В шестом классе у сестры-доярки были уже неплохие надои. Получила деньги, и мы купили мешок муки. С того момента в доме появился нормальный хлеб. Прежде мама пекла его из картофельных очисток, добавляя щепотку муки. Он был тоненький-тоненький. Я переживала: "Девчонки с собой в школу пышные караваи приносят. А у нас хлеб такой низкий..." Мама вздыхала: "С чего ж он поднимется?"

– Вашу родную деревню затопило, когда строили ГЭС?

– Домик наш стоял на пригорке и не пострадал. Но кругом было столько воды, что всех переселили повыше. Новый дом строили брат и мы, три сестры. Сами лес пилили, трелевали, вывозили. Потом уж наняли татар, которые рубили дом. Два года назад сестра его продала. Жалко! Место шикарное на берегу Камы, тишина. Новые русские там всю деревню скупили. Я предлагала: "Давай кирпичом обложим, пусть стоит..."

– Не послушала?

– Из-за снохи была вынуждена продать. Та ее избила, выгнала вместе с мужем из дома. Их сыну я сказала: "Ты для меня больше не существуешь. Как мог так с родителями поступить?!"

***

– Домой вернетесь – чем будете заниматься?

– Сугробы с крыши убирать – за неделю навалило будь здоров! Я просила у строителей двускатную крышу, но они, черти, по-своему сделали. Каждую зиму мучаемся – снег набивается тоннами. Раньше сама с лопатой лазила, теперь мужиков подряжаю. Рядом со мной живет Нина Парамонова с племянниками. Держим огород сообща.

– Хозяйство большое?

– Куры, собака, кот-любимчик. Утром просыпаюсь – иду в курятник. Включаю свет, кормлю. Они обожают битую посуду. Желудки луженые, надо, чтоб пища перетиралась. Я стучу молотком по тарелкам, а куры прямо под него лезут – эти крошки клюют! Летом они гуляют в загончике среди берез. Участок – 30 соток, на территории находится мой дом-музей, площадка для экскурсионных автобусов.

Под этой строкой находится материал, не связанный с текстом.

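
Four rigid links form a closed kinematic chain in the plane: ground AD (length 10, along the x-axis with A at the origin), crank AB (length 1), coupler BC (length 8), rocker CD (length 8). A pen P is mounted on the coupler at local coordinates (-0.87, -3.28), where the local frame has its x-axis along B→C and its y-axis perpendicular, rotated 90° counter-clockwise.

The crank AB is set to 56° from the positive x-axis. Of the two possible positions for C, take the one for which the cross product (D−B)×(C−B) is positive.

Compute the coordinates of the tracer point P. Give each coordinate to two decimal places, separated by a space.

A=(0,0), D=(10.00,0)
B = A + 1.00·(cos56°, sin56°) = (0.5592, 0.8290)
|BD| = 9.4771
circle(B,8.00) ∩ circle(D,8.00): a=4.7386, h=6.4456
  candidates: C₊=(5.8434,6.8354) cross=61.086; C₋=(4.7157,-6.0064) cross=-61.086
  mode + wants cross > 0 → take C=(5.8434,6.8354) (cross=61.086)
ex = (C−B)/|BC| = (0.6605,0.7508); ey = (-0.7508,0.6605)
P = B + -0.87·ex + -3.28·ey = (2.4471,-1.9907)

2.45 -1.99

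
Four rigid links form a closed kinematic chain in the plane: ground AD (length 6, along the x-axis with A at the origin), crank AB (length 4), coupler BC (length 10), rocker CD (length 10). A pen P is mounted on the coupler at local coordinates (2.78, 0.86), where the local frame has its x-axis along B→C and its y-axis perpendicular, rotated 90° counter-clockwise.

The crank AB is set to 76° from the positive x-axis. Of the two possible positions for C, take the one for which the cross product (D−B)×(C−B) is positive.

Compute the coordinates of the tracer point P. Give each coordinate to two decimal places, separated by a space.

A=(0,0), D=(6.00,0)
B = A + 4.00·(cos76°, sin76°) = (0.9677, 3.8812)
|BD| = 6.3551
circle(B,10.00) ∩ circle(D,10.00): a=3.1776, h=9.4817
  candidates: C₊=(9.2745,9.4487) cross=60.258; C₋=(-2.3068,-5.5675) cross=-60.258
  mode + wants cross > 0 → take C=(9.2745,9.4487) (cross=60.258)
ex = (C−B)/|BC| = (0.8307,0.5568); ey = (-0.5568,0.8307)
P = B + 2.78·ex + 0.86·ey = (2.7982,6.1433)

2.80 6.14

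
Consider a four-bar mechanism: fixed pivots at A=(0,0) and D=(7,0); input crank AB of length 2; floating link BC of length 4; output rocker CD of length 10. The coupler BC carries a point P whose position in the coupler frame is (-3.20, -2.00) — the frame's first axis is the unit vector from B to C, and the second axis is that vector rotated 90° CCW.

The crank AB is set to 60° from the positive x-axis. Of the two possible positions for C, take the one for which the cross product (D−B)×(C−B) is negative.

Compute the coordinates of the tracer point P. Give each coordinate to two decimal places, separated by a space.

3.82 4.24

A=(0,0), D=(7.00,0)
B = A + 2.00·(cos60°, sin60°) = (1.0000, 1.7321)
|BD| = 6.2450
circle(B,4.00) ∩ circle(D,10.00): a=-3.6029, h=1.7376
  candidates: C₊=(-1.9796,4.4007) cross=10.851; C₋=(-2.9435,1.0619) cross=-10.851
  mode - wants cross < 0 → take C=(-2.9435,1.0619) (cross=-10.851)
ex = (C−B)/|BC| = (-0.9859,-0.1675); ey = (0.1675,-0.9859)
P = B + -3.20·ex + -2.00·ey = (3.8197,4.2399)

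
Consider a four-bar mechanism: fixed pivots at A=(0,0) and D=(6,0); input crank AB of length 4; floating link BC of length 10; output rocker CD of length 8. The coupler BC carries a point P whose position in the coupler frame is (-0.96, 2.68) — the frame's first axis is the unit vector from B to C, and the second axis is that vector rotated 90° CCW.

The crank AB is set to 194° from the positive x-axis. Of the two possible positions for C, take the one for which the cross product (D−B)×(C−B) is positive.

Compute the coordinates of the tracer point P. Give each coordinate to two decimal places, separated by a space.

-6.60 -0.12

A=(0,0), D=(6.00,0)
B = A + 4.00·(cos194°, sin194°) = (-3.8812, -0.9677)
|BD| = 9.9285
circle(B,10.00) ∩ circle(D,8.00): a=6.7772, h=7.3532
  candidates: C₊=(2.1471,7.0111) cross=73.006; C₋=(3.5804,-7.6253) cross=-73.006
  mode + wants cross > 0 → take C=(2.1471,7.0111) (cross=73.006)
ex = (C−B)/|BC| = (0.6028,0.7979); ey = (-0.7979,0.6028)
P = B + -0.96·ex + 2.68·ey = (-6.5982,-0.1181)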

– Экскурсии лично проводите?

– Нет. Не хочу про себя рассказывать. Для этого есть человек. А Нина – заведующая.

– На лыжах катаетесь?

– Лыжня от забора начинается, но уже года три не выходим. У Нины проблемы с коленями, две операции были. А у меня руки разболелись, высоко не поднимаются.

– Машину водите?

– Да, это мне нравится. Глава Удмуртии Александр Волков подарил на 70-летний юбилей RAV 4. Когда дорога свободная, могу разогнаться. Нина меня "Шумахером" называет.

– Тот же Веденин рассказывал: "Кулакова до Олимпиады в Инсбруке расписалась с нашим массажистом Владимиром Володченко. Но тренер Виктор Иванов шумел: "Галя, Родине нужны медали! А если ты забеременеешь и не попадешь на Олимпиаду?!" Житья не давали. В поездках вместе не селили. Вскоре Володю к конькобежцам перевели. Семью разбили, спустя три месяца заставили оформить развод..." Неужели вы ничего не могли изменить?!

– Сама не хотела. Такой я человек – мешало мне это. К тому же он в Москву звал, а я отмахивалась: "Никогда! Устаю от Москвы, не для меня город. Я – деревенская, природу люблю".

– Как сложилась судьба бывшего мужа?

– Понятия не имею. Не интересовалась. Видела его один раз в Лужниках – через год после развода.

– Вы по натуре одиночка?

– Не знаю... Но о замужестве больше не помышляла. Жила с сестрами, племянниками. Сейчас одной спокойнее. Плюс Нина рядом.

– А дети?

– Родить я не могла. Последствия операции, которая была в Свердловске 9 декабря 1969-го. А уже 7 февраля в Высоких Татрах с распоротым животом я выиграла на чемпионате мира "пятерку". На "десятке" шла 13-й, тренер Иванов кричит: "Галя, работай! Будешь третьей!" Иду в подъем – боль страшенная. Думаю: "Господи, скорее бы спуск!" Там полегче.

– И какое место заняли?

– Третье! Я только об одном жалею – Бог не позволил иметь детей. В остальном все хорошо. Главное – как привыкла с детства трудиться на земле, так по сей день тружусь. Мне это в радость. Земля здоровье дает. Я не из тех пенсионеров, которые сутки проводят на диване, уткнувшись в телевизор. Нет, когда совсем прижмет, могу прилечь. А так – все время при деле.